Key Points
- Total revenue: $2.11 billion (-5.4% year-over)
- Net loss: $1.63 billion
- Broadband revenue: $873 million (-4.4%)
- Video revenue: $645 million (-9.8%)
- Broadband subscribers: 4.2 million (-1.5%)
- Video subscribers: 1.67 million (-14%)
- Mobile revenue: $42 million (+38.3%)
- Mobile lines served: 584,000 (+39%)
- News & advertising revenue: $106 million (-10%)
- Read more Q3 2025 media earnings coverage
Altice USA is relaunching its brand to better align with its Optimium cable and Internet services, the company announced on Thursday.
On Friday, Altice USA will become Optimum Communications, a move that will also see the company’s stock symbol change to OPTU later this month. Operationally, Optimum’s ownership structure, leadership and day-to-day services will not change, executives affirmed in a statement.
“This is more than a name change – it’s a reflection of who we are and where we are going,” said Dennis Mathew, the Chairman and CEO of Optimum, said in a statement. “As we accelerate our transformation and deepen our commitment to our customers, employees and communities, aligning our corporate identity with the strong Optimum brand underscores our focus on simplicity, performance, and purpose. It’s an incredibly exciting time for the organization as it enters its next chapter as one unified Optimum.”
Altice USA has offered cable services under several different names during its history, including Cablevision and Suddenlink. The company and its assets were acquired by French multinational corporation Altice in 2015, but spun out into a separate, uninvolved entity three years later.
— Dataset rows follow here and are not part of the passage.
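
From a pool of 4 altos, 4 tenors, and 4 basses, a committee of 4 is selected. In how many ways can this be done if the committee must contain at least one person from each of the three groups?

With no constraint there are C(12,4) = 495 possible selections.
Selections missing a whole group: no altos → C(8,4) = 70; no tenors → C(8,4) = 70; no basses → C(8,4) = 70.
Add back selections omitting two groups (i.e. drawn from a single group): C(4,4) + C(4,4) + C(4,4) = 3.
By inclusion–exclusion: 495 − 210 + 3 = 288.

288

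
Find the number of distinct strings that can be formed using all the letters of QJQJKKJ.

The 7 letters of QJQJKKJ have repeats: J appearing 3 times, K appearing twice, and Q appearing twice.
So there are 7! / (3!·2!·2!) = 210 distinguishable arrangements.

210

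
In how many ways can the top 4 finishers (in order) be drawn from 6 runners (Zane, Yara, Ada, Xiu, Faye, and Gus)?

There are 6 choices for 1st place, 5 for 2nd, and so on down to 3 for position 4.
That gives 6 × 5 × 4 × 3 = 360.

360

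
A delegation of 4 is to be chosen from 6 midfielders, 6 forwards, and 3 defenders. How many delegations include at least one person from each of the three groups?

648

Total 4-person selections from all 15: C(15,4) = 1365.
Subtract selections that omit an entire group: no midfielders → C(9,4) = 126; no forwards → C(9,4) = 126; no defenders → C(12,4) = 495.
Add back selections omitting two groups (i.e. drawn from a single group): C(6,4) + C(6,4) + C(3,4) = 30.
By inclusion–exclusion: 1365 − 747 + 30 = 648.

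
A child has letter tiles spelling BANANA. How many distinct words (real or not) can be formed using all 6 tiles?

Letter multiplicities in BANANA: A×3, B×1, N×2.
Dividing 6! = 720 by 3!·2! = 12 for the repeated letters gives 60.

60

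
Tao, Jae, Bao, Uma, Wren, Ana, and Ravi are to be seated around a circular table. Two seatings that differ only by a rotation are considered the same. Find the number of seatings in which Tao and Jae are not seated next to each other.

Without the restriction there are (6)! = 720 seatings.
Those with Tao next to Jae: fuse the pair into one unit and seat 6 units around a circle — 2·(5)! = 240.
Subtracting, 720 − 240 = 480.

480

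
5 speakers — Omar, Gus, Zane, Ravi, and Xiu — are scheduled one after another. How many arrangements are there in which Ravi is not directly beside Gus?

72

Of the 5! = 120 arrangements, those with Ravi and Gus adjacent number 2 × 4! = 48 (treat the pair as a block with 2 internal orders).
Complementary counting: 120 − 48 = 72.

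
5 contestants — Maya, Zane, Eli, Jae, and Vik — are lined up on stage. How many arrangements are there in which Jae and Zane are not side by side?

There are 5! = 120 arrangements in all. If Jae and Zane are adjacent, merging them into one block gives 2·(4)! = 48 arrangements.
Complementary counting: 120 − 48 = 72.

72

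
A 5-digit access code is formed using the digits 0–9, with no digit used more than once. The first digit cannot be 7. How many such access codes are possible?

27216

The first digit has 10−1 = 9 choices (anything except 7).
The remaining 4 digits are filled from the other 9 symbols without repetition: 9 × 8 × 7 × 6 = 3024.
Total: 9 × 3024 = 27216.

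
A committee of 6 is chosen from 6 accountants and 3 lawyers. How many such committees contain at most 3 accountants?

20

Split by how many accountants are chosen (0 through 3).
Sum: C(6,0)·C(3,6) + C(6,1)·C(3,5) + C(6,2)·C(3,4) + C(6,3)·C(3,3) = 0 + 0 + 0 + 20 = 20.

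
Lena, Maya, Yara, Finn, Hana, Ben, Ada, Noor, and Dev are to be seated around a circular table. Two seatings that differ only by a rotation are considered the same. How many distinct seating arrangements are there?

Seat Lena anywhere (absorbing the rotational symmetry), then permute the other 8: (8)! = 40320.

40320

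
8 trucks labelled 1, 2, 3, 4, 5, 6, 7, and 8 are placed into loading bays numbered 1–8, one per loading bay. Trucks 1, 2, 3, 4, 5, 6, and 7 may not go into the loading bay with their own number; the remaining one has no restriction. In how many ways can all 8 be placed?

16687

Let Aᵢ (for 1 ≤ i ≤ 7) be the placements that put truck i in its forbidden loading bay. Any j of these fix j positions, leaving (8−j)! ways to fill the rest, and there are C(7,j) ways to pick which j.
By inclusion–exclusion, the number of valid placements is Σ_{j=0}^{7} (−1)^j C(7,j)·(8−j)!.
Computing: 40320 − 35280 + 15120 − 4200 + 840 − 126 + 14 − 1 = 16687.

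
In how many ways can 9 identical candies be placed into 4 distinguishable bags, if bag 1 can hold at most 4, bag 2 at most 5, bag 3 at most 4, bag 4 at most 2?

55

By stars and bars, unrestricted non-negative solutions to x_1+…+x_4 = 9 number C(9+3,3) = 220.
Subtract solutions that violate a single cap (substitute x_i' = x_i − (cap_i+1)): x_1 ≥ 5 gives C(7,3) = 35; x_2 ≥ 6 gives C(6,3) = 20; x_3 ≥ 5 gives C(7,3) = 35; x_4 ≥ 3 gives C(9,3) = 84. Together 174.
Add back pairs where two caps are both exceeded: 0 + 0 + 4 + 0 + 1 + 4 = 9.
By inclusion–exclusion the count is 220 − 174 + 9 = 55.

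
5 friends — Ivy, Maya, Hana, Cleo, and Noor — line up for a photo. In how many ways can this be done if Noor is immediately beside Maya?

48

Treat {Noor, Maya} as a single unit. There are 4 units to order, and the pair itself can be ordered 2 ways.
That gives 2 × 4! = 2 × 24 = 48.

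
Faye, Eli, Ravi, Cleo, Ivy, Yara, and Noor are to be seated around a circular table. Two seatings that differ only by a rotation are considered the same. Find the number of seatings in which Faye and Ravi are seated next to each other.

240

Glue Faye and Ravi into a block (2 internal orders). Seating 6 units around a circle gives (5)! arrangements.
So 2 × (5)! = 2 × 120 = 240.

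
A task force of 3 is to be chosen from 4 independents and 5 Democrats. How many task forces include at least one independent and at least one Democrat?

Unrestricted: C(9,3) = 84 ways to pick any 3 of the 9.
Subtract selections that omit an entire group: no independents → C(5,3) = 10; no Democrats → C(4,3) = 4.
Both groups omitted at once is impossible, so 84 − 14 = 70.

70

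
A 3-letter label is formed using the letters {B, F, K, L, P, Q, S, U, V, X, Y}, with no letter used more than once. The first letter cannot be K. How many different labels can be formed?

900

The first letter has 11−1 = 10 choices (anything except K).
The remaining 2 letters are filled from the other 10 symbols without repetition: 10 × 9 = 90.
Total: 10 × 90 = 900.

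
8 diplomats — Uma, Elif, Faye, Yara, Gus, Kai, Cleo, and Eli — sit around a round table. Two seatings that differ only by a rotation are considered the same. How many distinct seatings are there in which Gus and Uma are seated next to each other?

Glue Gus and Uma into a block (2 internal orders). Seating 7 units around a circle gives (6)! arrangements.
So 2 × (6)! = 2 × 720 = 1440.

1440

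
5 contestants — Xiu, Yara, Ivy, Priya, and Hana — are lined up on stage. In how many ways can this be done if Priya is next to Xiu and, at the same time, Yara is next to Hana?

Treat {Priya,Xiu} as one block (2 orders) and {Yara,Hana} as another (2 orders).
That leaves 3 units to arrange: 2 × 2 × 3! = 4 × 6 = 24.

24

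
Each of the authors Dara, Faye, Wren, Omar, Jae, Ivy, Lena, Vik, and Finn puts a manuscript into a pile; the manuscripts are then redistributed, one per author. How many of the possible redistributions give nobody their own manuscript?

133496

Let Aᵢ be the assignments in which author i gets their own manuscript. We want the size of the complement of A₁∪…∪A_9.
By inclusion–exclusion this is Σ_{j=0}^{9} (−1)^j C(9,j)·(9−j)!.
Computing: 362880 − 362880 + 181440 − 60480 + 15120 − 3024 + 504 − 72 + 9 − 1 = 133496.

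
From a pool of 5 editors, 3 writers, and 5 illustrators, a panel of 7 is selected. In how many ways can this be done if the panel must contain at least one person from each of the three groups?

Total 7-person selections from all 13: C(13,7) = 1716.
Selections missing a whole group: no editors → C(8,7) = 8; no writers → C(10,7) = 120; no illustrators → C(8,7) = 8.
Add back selections omitting two groups (i.e. drawn from a single group): C(5,7) + C(3,7) + C(5,7) = 0.
By inclusion–exclusion: 1716 − 136 + 0 = 1580.

1580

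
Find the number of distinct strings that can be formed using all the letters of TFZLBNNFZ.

45360

The 9 letters of TFZLBNNFZ have repeats: F appearing twice, N appearing twice, and Z appearing twice.
Dividing 9! = 362880 by 2!·2!·2! = 8 for the repeated letters gives 45360.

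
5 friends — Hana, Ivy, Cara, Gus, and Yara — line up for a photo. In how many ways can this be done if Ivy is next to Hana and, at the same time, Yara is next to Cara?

Treat {Ivy,Hana} as one block (2 orders) and {Yara,Cara} as another (2 orders).
That leaves 3 units to arrange: 2 × 2 × 3! = 4 × 6 = 24.

24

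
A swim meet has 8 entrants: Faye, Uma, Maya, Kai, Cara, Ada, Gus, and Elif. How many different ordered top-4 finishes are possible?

1680

There are 8 choices for 1st place, 7 for 2nd, and so on down to 5 for position 4.
That gives 8 × 7 × 6 × 5 = 1680.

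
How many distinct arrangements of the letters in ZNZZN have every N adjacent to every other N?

Treat the 2 copies of N as a single block. The multiset to arrange is then {NN, Z, Z, Z}, 4 items in all.
That gives (4)!/(3!) = 4 arrangements.

4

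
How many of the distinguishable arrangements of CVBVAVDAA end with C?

1120

With the last slot taken by C, it remains to arrange the other 8 letters (VBVAVDAA).
Those 8 letters have A appearing 3 times and V appearing 3 times, giving (8)!/(3!·3!) = 1120.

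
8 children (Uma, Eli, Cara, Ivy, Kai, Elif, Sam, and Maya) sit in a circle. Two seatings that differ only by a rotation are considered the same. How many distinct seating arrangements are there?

5040

Seat Uma anywhere (absorbing the rotational symmetry), then permute the other 7: (7)! = 5040.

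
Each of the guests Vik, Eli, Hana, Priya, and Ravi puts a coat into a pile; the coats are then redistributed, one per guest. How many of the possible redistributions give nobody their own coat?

Let Aᵢ be the assignments in which guest i gets their own coat. We want the size of the complement of A₁∪…∪A_5.
By inclusion–exclusion this is Σ_{j=0}^{5} (−1)^j C(5,j)·(5−j)!.
Computing: 120 − 120 + 60 − 20 + 5 − 1 = 44.

44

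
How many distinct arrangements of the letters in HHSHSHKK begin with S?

Fix S in the first position and arrange the remaining 7 letters.
Those 7 letters have H appearing 4 times and K appearing twice, giving (7)!/(4!·2!) = 105.

105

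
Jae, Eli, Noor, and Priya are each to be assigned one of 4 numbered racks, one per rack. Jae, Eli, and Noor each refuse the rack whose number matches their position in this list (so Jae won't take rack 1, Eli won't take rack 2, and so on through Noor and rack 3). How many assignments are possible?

11

Let Aᵢ (for i ∈ {1, 2, 3}) be the placements that put person i in their forbidden rack. Any j of these fix j positions, leaving (4−j)! ways to fill the rest, and there are C(3,j) ways to pick which j.
By inclusion–exclusion, the number of valid placements is Σ_{j=0}^{3} (−1)^j C(3,j)·(4−j)!.
Computing: 24 − 18 + 6 − 1 = 11.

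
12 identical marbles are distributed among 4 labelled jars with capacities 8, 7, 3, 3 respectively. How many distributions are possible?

Ignoring the caps, the number of non-negative solutions to x_1+…+x_4 = 12 is C(15,3) = 455.
Subtract solutions that violate a single cap (substitute x_i' = x_i − (cap_i+1)): x_1 ≥ 9 gives C(6,3) = 20; x_2 ≥ 8 gives C(7,3) = 35; x_3 ≥ 4 gives C(11,3) = 165; x_4 ≥ 4 gives C(11,3) = 165. Together 385.
Add back pairs where two caps are both exceeded: 0 + 0 + 0 + 1 + 1 + 35 = 37.
By inclusion–exclusion the count is 455 − 385 + 37 = 107.

107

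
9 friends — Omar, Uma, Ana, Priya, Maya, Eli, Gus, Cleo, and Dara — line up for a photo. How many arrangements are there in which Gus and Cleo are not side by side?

Of the 9! = 362880 arrangements, those with Gus and Cleo adjacent number 2 × 8! = 80640 (treat the pair as a block with 2 internal orders).
So 362880 − 80640 = 282240 arrangements keep them apart.

282240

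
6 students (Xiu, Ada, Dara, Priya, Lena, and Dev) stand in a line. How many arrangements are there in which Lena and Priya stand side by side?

240

Place the 4 others and the Lena-Priya pair as 5 objects in a line; the pair has 2 internal arrangements.
That gives 2 × 5! = 2 × 120 = 240.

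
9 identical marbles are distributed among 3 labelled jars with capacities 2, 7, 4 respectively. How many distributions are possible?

Without the upper bounds there are C(11,2) = 55 ways to split 9 among 3 jars.
Subtract solutions that violate a single cap (substitute x_i' = x_i − (cap_i+1)): x_1 ≥ 3 gives C(8,2) = 28; x_2 ≥ 8 gives C(3,2) = 3; x_3 ≥ 5 gives C(6,2) = 15. Together 46.
Add back pairs where two caps are both exceeded: 0 + 3 + 0 = 3.
By inclusion–exclusion the count is 55 − 46 + 3 = 12.

12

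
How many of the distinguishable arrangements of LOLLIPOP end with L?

With the last slot taken by L, it remains to arrange the other 7 letters (OLLIPOP).
Those 7 letters have L appearing twice, O appearing twice, and P appearing twice, giving (7)!/(2!·2!·2!) = 630.

630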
It has continued to use the Altice USA branding since.
The name change coincided with the release of Altice USA’s third quarter (Q3) earnings for the year, which showed ongoing subscriber losses in nearly all of its business units. During Q3, the company lost 61,000 subscribers, bringing the total number of customers served to 1.67 million, and 58,000 broadband disconnects, ending the quarter with 4.2 million broadband subscribers.
Revenue-wise, Altice USA saw its broadband earnings dip to $873 million (down 4.4 percent) and its video revenue decline to $645 million (down 9.8 percent). Total revenue clocked in at $2.11 billion, down 5.4 percent.
Stock Price
Altice USA’s troubles in both businesses are a continuation of a trend that other cable and broadband Internet providers have experienced in recent quarters, as cheaper streaming services and bundled broadband offerings from wireless providers cut into the lead that land-based service companies have enjoyed for years.
Curiously, nearly all broadband companies have seen gains in their wireless phone offerings during the same time period, and Altice USA was no different, adding 38,000 new wireless lines during Q3 to end the period with 584,000 total wireless lines served. (The number of lines doesn’t necessarily correlate with the amount of customers using its wireless product, since some subscribers have multiple lines of service.)
Total revenue from Altice USA’s operations during Q3 was $2.11 billion, down 5.4 percent compared to last year, while the company’s net loss attributed to shareholders was $1.6 billion, almost all of which was related to cable franchise rights agreements.
“In the third quarter, we delivered record gross margin performance and improved operational efficiencies, reaffirmed our full-year Adjusted EBITDA outlook, continued to elevate our customer and network experience, and achieved a milestone of over 700 thousand fiber customers,” Mathew said on Thursday. “At the same time, we faced intense competition and a sustained low-growth environment, which resulted in softer broadband subscriber trends.”
Mathew affirmed that Altice USA — soon Optimum Communications — will continue to evolve its go-to-market and base management strategies to “strengthen our broadband performance and improve our revenue trajectory in this highly competitive landscape.”
“We remain unwavering in our discipline and focus as we continue to build a more resilient business, positioned for sustainable, long-term growth and enhanced value for our shareholders,” he affirmed.